I recently moved to iPhone 5s at work (from BlackBerry) and I have to say that it is a frustrating toy. I have a personal Samsung Galaxy S3 and prefer it in every way ......

In this instance, the problem is your toy phone, not your car.


----------



## pezza72 (Sep 18, 2014)

Anyone know how I can download e-sys?

Tried scouting around and the only link that sounded relevant to actual download was a dead link


----------



## wiggis (Jul 20, 2014)

pezza72 said:


> Anyone know how I can download e-sys?
> 
> Tried scouting around and the only link that sounded relevant to actual download was a dead link


Ask ShawnSheridan


----------



## shawnsheridan (Jan 10, 2009)

pezza72 said:


> Anyone know how I can download e-sys?
> 
> Tried scouting around and the only link that sounded relevant to actual download was a dead link


I replied to your PM.


----------



## pezza72 (Sep 18, 2014)

shawnsheridan said:


> I replied to your PM.


Great!

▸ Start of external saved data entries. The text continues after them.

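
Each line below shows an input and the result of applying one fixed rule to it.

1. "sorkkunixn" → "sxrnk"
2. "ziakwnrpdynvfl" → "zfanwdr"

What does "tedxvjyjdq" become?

tddyv

What's happening: keep every other character starting from the first (positions 1st, 3rd, 5th, ...), then take characters alternately from the front and the back (1st, last, 2nd, 2nd-last, ...).
Working it through for "tedxvjyjdq": intermediate "tdvyd", final "tddyv".
(Check on "ziakwnrpdynvfl": → "zawrdnf" → "zfanwdr" ✓)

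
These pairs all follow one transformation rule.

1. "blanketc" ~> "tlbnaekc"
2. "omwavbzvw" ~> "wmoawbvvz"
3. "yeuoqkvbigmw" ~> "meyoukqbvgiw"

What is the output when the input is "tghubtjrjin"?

What's happening: swap each adjacent pair of characters (1↔2, 3↔4, ...), then move the last character to the front.
On "tghubtjrjin": the first step gives "gtuhtbrjijn", and the second then gives "ngtuhtbrjij".
(Check on "yeuoqkvbigmw": → "eyoukqbvgiwm" → "meyoukqbvgiw" ✓)

ngtuhtbrjij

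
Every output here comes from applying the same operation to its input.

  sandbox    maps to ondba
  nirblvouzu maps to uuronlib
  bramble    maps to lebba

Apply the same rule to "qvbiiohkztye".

The pattern: sort the characters into reverse alphabetical order, then delete the first 2 characters.
On "qvbiiohkztye": the first step gives "zyvtqokiiheb", and the second then gives "vtqokiiheb".
(Check on "sandbox": → "xsondba" → "ondba" ✓)

vtqokiiheb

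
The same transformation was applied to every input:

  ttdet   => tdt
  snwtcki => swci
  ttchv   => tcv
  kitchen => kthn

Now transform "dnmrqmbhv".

dmqbv

The pattern: keep every other character starting from the first (positions 1st, 3rd, 5th, ...).
"dnmrqmbhv" → "dmqbv".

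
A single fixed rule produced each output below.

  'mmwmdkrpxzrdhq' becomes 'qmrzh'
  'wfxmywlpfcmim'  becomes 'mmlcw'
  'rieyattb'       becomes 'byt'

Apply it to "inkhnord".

dhr

Each output is the input with this applied: swap the first and last characters, then keep one character in every 3, starting at position 1 (positions 1st, 4th, 7th, ...).
Starting from "inkhnord": after the first operation, "dnkhnori"; after the second, "dhr".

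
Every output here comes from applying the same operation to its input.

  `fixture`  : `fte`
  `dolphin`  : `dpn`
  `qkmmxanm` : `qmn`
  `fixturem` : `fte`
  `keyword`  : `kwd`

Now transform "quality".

The rule is to keep one character in every 3, starting at position 1 (positions 1st, 4th, 7th, ...).
Doing the same to "quality": "qly".

qly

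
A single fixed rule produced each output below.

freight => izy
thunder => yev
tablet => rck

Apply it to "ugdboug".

xsl

Looking at the pairs, the operation is to shift every letter 9 places backward in the alphabet (wrapping around), then keep every other character starting from the second (positions 2nd, 4th, 6th, ...).
Working it through for "ugdboug": intermediate "lxusflx", final "xsl".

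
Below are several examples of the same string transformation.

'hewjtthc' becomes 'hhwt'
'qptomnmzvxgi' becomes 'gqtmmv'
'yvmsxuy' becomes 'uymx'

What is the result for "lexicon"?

olxc

In each case the input is transformed by: move the last 2 characters to the front (rotate right by 2), then keep every other character starting from the first (positions 1st, 3rd, 5th, ...).
Applying both steps to "lexicon": "onlexic", then "olxc".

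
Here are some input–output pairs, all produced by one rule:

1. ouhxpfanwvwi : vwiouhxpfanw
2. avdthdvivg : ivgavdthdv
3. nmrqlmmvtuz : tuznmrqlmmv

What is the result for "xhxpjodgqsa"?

The transformation: move the last 3 characters to the front (rotate right by 3).
Applying that to "xhxpjodgqsa" gives "qsaxhxpjodg".

qsaxhxpjodg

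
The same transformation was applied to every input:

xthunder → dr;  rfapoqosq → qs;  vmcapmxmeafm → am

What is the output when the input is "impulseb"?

Looking at the pairs, the operation is to keep every other character starting from the second (positions 2nd, 4th, 6th, ...), then keep only the last 2 characters.
"impulseb" → "musb" → "sb".

sb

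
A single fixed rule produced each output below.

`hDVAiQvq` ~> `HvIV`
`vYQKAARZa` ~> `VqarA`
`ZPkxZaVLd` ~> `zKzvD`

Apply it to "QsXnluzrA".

Looking at the pairs, the operation is to keep every other character starting from the first (positions 1st, 3rd, 5th, ...), then flip the case of every letter.
Starting from "QsXnluzrA": after the first operation, "QXlzA"; after the second, "qxLZa".
(Check on "hDVAiQvq": → "hViv" → "HvIV" ✓)

qxLZa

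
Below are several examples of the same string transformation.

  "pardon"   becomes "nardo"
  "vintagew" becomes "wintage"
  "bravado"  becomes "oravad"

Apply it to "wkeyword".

dkeywor

Looking at the pairs, the operation is to delete the first character, then move the last character to the front.
Starting from "wkeyword": after the first operation, "keyword"; after the second, "dkeywor".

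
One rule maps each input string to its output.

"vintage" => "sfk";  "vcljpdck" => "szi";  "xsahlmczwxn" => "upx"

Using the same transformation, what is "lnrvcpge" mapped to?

In each case the input is transformed by: shift every letter 3 places backward in the alphabet (wrapping around), then keep only the first 3 characters.
Starting from "lnrvcpge": after the first operation, "ikoszmdb"; after the second, "iko".

iko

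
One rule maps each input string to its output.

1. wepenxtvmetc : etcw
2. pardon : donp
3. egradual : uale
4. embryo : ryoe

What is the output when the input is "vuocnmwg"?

mwgv

In each case the input is transformed by: move the last 3 characters to the front (rotate right by 3), then keep only the first 4 characters.
Applying both steps to "vuocnmwg": "mwgvuocn", then "mwgv".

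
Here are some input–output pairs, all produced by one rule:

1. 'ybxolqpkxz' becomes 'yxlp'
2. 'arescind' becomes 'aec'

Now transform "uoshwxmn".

usw

Looking at the pairs, the operation is to delete the last 3 characters, then keep every other character starting from the first (positions 1st, 3rd, 5th, ...).
For "uoshwxmn", step one produces "uoshw"; step two turns that into "usw".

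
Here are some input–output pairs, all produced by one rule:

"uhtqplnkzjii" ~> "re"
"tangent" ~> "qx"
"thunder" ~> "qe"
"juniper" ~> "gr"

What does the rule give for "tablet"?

qx

The rule is to shift every letter 3 places backward in the alphabet (wrapping around), then keep only the first 2 characters.
For "tablet", step one produces "qxyibq"; step two turns that into "qx".
(Check on "uhtqplnkzjii": → "reqnmikhwgff" → "re" ✓)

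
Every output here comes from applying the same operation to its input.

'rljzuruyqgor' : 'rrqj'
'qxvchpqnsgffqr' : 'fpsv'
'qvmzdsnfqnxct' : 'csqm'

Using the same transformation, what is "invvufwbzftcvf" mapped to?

Rule — keep one character in every 3, starting at position 3 (positions 3rd, 6th, 9th, ...), then swap the first and last characters.
For "invvufwbzftcvf", step one produces "vfzc"; step two turns that into "cfzv".

cfzv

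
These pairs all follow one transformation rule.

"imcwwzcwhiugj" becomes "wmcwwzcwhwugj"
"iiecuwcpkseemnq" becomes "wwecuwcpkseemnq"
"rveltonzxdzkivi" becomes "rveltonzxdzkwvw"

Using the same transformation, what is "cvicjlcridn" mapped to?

The pattern: replace every "i" with "w".
On "cvicjlcridn" that produces "cvwcjlcrwdn".

cvwcjlcrwdn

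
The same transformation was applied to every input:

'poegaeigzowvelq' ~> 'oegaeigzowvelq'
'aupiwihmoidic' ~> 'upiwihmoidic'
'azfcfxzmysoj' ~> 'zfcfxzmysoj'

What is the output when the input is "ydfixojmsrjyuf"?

In each case the input is transformed by: delete the first character.
For "ydfixojmsrjyuf" the result is "dfixojmsrjyuf".

dfixojmsrjyuf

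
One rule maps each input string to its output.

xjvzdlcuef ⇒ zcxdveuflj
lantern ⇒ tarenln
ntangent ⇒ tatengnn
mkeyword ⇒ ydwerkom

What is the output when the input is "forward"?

Each output is the input with this applied: sort the characters into reverse alphabetical order, then take characters alternately from the front and the back (1st, last, 2nd, 2nd-last, ...).
Applying both steps to "forward": "wrrofda", then "wardrfo".

wardrfo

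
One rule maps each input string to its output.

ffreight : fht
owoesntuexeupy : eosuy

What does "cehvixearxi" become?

Rule — sort the characters into alphabetical order, then keep one character in every 3, starting at position 2 (positions 2nd, 5th, 8th, ...).
Working it through for "cehvixearxi": intermediate "aceehiirvxx", final "chrx".

chrx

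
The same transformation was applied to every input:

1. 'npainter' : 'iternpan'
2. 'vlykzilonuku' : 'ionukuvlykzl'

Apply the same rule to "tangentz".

gntztane

The transformation: swap the front and back halves of the string, then swap the first and last characters.
"tangentz" → "entztang" → "gntztane".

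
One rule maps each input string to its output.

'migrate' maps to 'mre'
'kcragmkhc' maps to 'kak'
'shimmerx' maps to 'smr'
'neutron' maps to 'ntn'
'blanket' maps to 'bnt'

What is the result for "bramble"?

bme

Each output is the input with this applied: keep one character in every 3, starting at position 1 (positions 1st, 4th, 7th, ...).
Doing the same to "bramble": "bme".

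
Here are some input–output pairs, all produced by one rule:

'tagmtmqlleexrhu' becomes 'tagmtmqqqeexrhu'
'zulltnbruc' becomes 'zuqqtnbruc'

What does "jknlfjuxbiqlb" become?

jknqfjuxbiqqb

Rule — replace every "l" with "q".
"jknlfjuxbiqlb" → "jknqfjuxbiqqb".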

Thanks Shawn


----------



## val3ntin3s (Dec 28, 2005)

shawnsheridan said:


> You need Enhanced Bluetooth in order to have Office. It is easy to fix via coding if you have NBT Head Unit, which comes with Navigation Professional.
> 
> http://www.bimmerfest.com/forums/showpost.php?p=8020396&postcount=7


just what I needed. thank you as always shawn! :thumbup:


----------